Saturday Night Live Transcripts
Season 29: Episode 6
03f: Alec Baldwin / Missy Elliot
Prince Charles Press Conference
Sir Anthony McCollum…..Alec Baldwin
Reporter #1…..Amy Poehler
Reporter #2…..Horatio Sanz
Reporter #3…..Seth Meyers
Reporter #4…..Horatio Sanz
Announcer: We go now to a live press conference with Prince Charles’ private secretary – Sir Anthony McCollum.

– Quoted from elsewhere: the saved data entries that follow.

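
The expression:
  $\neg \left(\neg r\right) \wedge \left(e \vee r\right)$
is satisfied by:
  {r: True}


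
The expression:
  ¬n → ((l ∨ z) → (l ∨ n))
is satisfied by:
  {n: True, l: True, z: False}
  {n: True, l: False, z: False}
  {l: True, n: False, z: False}
  {n: False, l: False, z: False}
  {n: True, z: True, l: True}
  {n: True, z: True, l: False}
  {z: True, l: True, n: False}


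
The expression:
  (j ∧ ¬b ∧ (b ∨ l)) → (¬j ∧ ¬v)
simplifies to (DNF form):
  b ∨ ¬j ∨ ¬l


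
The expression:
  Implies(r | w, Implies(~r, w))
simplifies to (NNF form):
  True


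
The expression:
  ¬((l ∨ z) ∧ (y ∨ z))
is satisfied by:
  {z: False, l: False, y: False}
  {y: True, z: False, l: False}
  {l: True, z: False, y: False}


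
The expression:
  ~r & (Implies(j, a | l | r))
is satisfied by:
  {a: True, l: True, r: False, j: False}
  {a: True, r: False, l: False, j: False}
  {l: True, a: False, r: False, j: False}
  {a: False, r: False, l: False, j: False}
  {j: True, a: True, l: True, r: False}
  {j: True, a: True, r: False, l: False}
  {j: True, l: True, a: False, r: False}


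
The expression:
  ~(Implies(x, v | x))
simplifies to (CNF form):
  False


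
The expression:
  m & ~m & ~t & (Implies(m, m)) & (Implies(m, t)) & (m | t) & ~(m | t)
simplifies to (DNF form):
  False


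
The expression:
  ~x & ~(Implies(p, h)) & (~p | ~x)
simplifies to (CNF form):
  p & ~h & ~x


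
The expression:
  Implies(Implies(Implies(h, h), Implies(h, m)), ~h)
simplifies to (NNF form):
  ~h | ~m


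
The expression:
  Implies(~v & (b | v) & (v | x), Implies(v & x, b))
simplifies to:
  True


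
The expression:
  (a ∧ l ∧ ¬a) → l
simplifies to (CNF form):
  True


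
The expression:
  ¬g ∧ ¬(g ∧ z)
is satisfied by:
  {g: False}


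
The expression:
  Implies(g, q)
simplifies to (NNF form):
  q | ~g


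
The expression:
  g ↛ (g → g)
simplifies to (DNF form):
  False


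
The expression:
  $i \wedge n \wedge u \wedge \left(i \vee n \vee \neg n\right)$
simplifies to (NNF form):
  $i \wedge n \wedge u$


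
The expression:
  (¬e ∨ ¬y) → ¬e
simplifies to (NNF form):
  y ∨ ¬e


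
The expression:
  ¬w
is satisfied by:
  {w: False}


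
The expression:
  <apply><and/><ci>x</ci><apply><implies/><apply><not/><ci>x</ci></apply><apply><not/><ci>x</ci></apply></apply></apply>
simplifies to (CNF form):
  <ci>x</ci>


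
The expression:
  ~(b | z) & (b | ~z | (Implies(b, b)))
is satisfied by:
  {z: False, b: False}


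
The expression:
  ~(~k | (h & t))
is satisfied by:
  {k: True, h: False, t: False}
  {t: True, k: True, h: False}
  {h: True, k: True, t: False}


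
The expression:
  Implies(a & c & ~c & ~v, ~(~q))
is always true.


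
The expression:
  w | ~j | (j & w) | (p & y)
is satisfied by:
  {y: True, w: True, p: True, j: False}
  {y: True, w: True, p: False, j: False}
  {w: True, p: True, y: False, j: False}
  {w: True, y: False, p: False, j: False}
  {y: True, p: True, w: False, j: False}
  {y: True, p: False, w: False, j: False}
  {p: True, y: False, w: False, j: False}
  {p: False, y: False, w: False, j: False}
  {j: True, y: True, w: True, p: True}
  {j: True, y: True, w: True, p: False}
  {j: True, w: True, p: True, y: False}
  {j: True, w: True, p: False, y: False}
  {j: True, y: True, p: True, w: False}


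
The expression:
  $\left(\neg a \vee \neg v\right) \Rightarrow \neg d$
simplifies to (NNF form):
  $\left(a \wedge v\right) \vee \neg d$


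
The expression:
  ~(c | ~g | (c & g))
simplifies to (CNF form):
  g & ~c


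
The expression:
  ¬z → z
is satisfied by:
  {z: True}


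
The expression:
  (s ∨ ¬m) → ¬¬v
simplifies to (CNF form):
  (m ∨ v) ∧ (v ∨ ¬s)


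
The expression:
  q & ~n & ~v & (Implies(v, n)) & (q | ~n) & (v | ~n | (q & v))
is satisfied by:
  {q: True, n: False, v: False}


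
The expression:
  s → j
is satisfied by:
  {j: True, s: False}
  {s: False, j: False}
  {s: True, j: True}


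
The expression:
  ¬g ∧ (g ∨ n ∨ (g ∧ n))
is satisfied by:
  {n: True, g: False}


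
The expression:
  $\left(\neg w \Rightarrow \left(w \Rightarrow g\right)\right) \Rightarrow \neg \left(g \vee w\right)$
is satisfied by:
  {g: False, w: False}


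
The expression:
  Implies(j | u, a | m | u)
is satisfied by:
  {a: True, m: True, u: True, j: False}
  {a: True, m: True, u: False, j: False}
  {a: True, u: True, m: False, j: False}
  {a: True, u: False, m: False, j: False}
  {m: True, u: True, a: False, j: False}
  {m: True, u: False, a: False, j: False}
  {u: True, a: False, m: False, j: False}
  {u: False, a: False, m: False, j: False}
  {j: True, a: True, m: True, u: True}
  {j: True, a: True, m: True, u: False}
  {j: True, a: True, u: True, m: False}
  {j: True, a: True, u: False, m: False}
  {j: True, m: True, u: True, a: False}
  {j: True, m: True, u: False, a: False}
  {j: True, u: True, m: False, a: False}


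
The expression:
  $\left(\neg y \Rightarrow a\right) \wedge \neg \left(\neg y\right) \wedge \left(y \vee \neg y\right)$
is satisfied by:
  {y: True}


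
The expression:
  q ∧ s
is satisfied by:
  {s: True, q: True}


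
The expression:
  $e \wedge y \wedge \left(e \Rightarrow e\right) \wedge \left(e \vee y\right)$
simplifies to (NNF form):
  $e \wedge y$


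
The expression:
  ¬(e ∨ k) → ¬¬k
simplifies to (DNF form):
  e ∨ k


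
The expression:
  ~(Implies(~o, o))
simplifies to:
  ~o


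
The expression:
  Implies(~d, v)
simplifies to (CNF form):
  d | v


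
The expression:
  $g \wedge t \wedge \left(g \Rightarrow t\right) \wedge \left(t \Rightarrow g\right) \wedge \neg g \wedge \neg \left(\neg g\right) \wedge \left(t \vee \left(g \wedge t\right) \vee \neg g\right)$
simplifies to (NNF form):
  $\text{False}$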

[ dissolve to the press conference ]Sir Anthony McCollum: Right. As you all know, there’s been a lot of talk recently about an alleged event, that may or or may not have taken place, with or without a senior member of the Royal Family, who may or may not have been engaged in certain unspecified acts of a highly indeterminate nature. As you know, I cannot address the matters specifically, but I will entertain a few brief queries.
Reporter #1: Yes.. yes.. question.. question: Cynthia Watson, London Times. Can you comment at all on these rumors, concerning the Prince’s sexuality?
Sir Anthony McCollum: Madam, as you well know, legally, I cannot do that. British slander laws expressly forbid any specific mention of the matter.
Reporter #1: So sorry. Allow me to rephrase. Could one say that the Prince took.. a “holiday”.. from his “usual interests”? And, on this “holiday”, did the Prince, perhaps, “pitch a tent of the Isle of Man”?
Sir Anthony McCollum: [ mulls the sound of it in his head ] Yes, I suppose, legally, one could say that. Next?
Reporter #2: Uh, hello, thank you – if I may try a different vein. I know the Prince has! [ chuckles ] Say the Prince were to have a.. “keyboard recital” at his home.
Sir Anthony McCollum: Yes?
Reporter #2: And he were to invite a certain unnamed gentleman. This fellow would undoubtedly bring a gift – say.. flowers.
Sir Anthony McCollum: Granted.
Reporter #2: So, upon arrival, would this gent be more inclined to place “roses on the piano”.. or “tu-lips on his organ”?
Sir Anthony McCollum: [ frowns ] Sadly, the latter. [ points to next reporter ] Yes, you?
Reporter #3: Yes. Say that the Prince recently purchased a country home?
Sir Anthony McCollum: Alright?
Reporter #3: Down.. “Cadbury” Lane.
Sir Anthony McCollum: I know of no such address, but I’ll allow it.
Reporter #3: In the county of.. “Dingleberry”.
Sir Anthony McCollum: Indeed.
Reporter #3: And, say there was a problem with the insulation in this residence, a terrible draft coming in through his windows.
Sir Anthony McCollum: Where are you going with this?
Reporter #3: I wonder.. if he wouldn’t enjoy having his “crack”.. filled with “cauck”?
Sir Anthony McCollum: Undoubtedly.
Reporter #3: Quick follow-up: If His Majesty is elected to become a civil servant.. would one be writing thinking that his occcupation of choice would have been.. “manhole inspector”?
Sir Anthony McCollum: Often, his Majesty speaks of nothing else. [ points to next reporter ] Yes?
Reporter #4: Alright, despite all this talk, the Prince is above, all else, a gentleman.
Sir Anthony McCollum: Absolutely. Always ready to give a fellow a hand.
Reporter #4: And, for a friend, he’d been over backwards – or forwards.
Sir Anthony McCollum: Yes.
Reporter #4: The kind of guy who would say, “It’s better to give than to receive.”
Sir Anthony McCollum: The Prince of Wales is generous to a fault. He has been known to give until it hurts. However, I’ve also heard, that if you were to arrive at the Prince’s back door with a sizeable package, you would be received warmly.
Reporter #3: Could we say that the Prince was reared by a queen?
Sir Anthony McCollum: Yes.. of course.
Reporter #1: Yes, you’re saying that the Prince’s favorite actor is Peter O’Toole?
Sir Anthony McCollum: Yes.
Reporter #4: Right, right.. and that his favorite meal is a “sack” lunch.
Sir Anthony McCollum: Yess..
Reporter #3: And that his favorite bird is the swallow?
Sir Anthony McCollum: Indeeeed, yes.
Reporter #2: And, what of the rumor that the Prince can’t drive car over.. 68 kilometers at hour?
Sir Anthony McCollum: I haven’t heard that rumor.
Reporter #2: Because, at 69, he blows a rod!
Sir Anthony McCollum: Thank you. That’s quite enough.. I’m aorry.. that’s all the time we have for today. Thank you, thank you, thank you..
[ Private Secretary exits press conference ]Announcer: Next up on C-Span: the Prime Minister’s questions, hopefully featuring more gay sex scandals.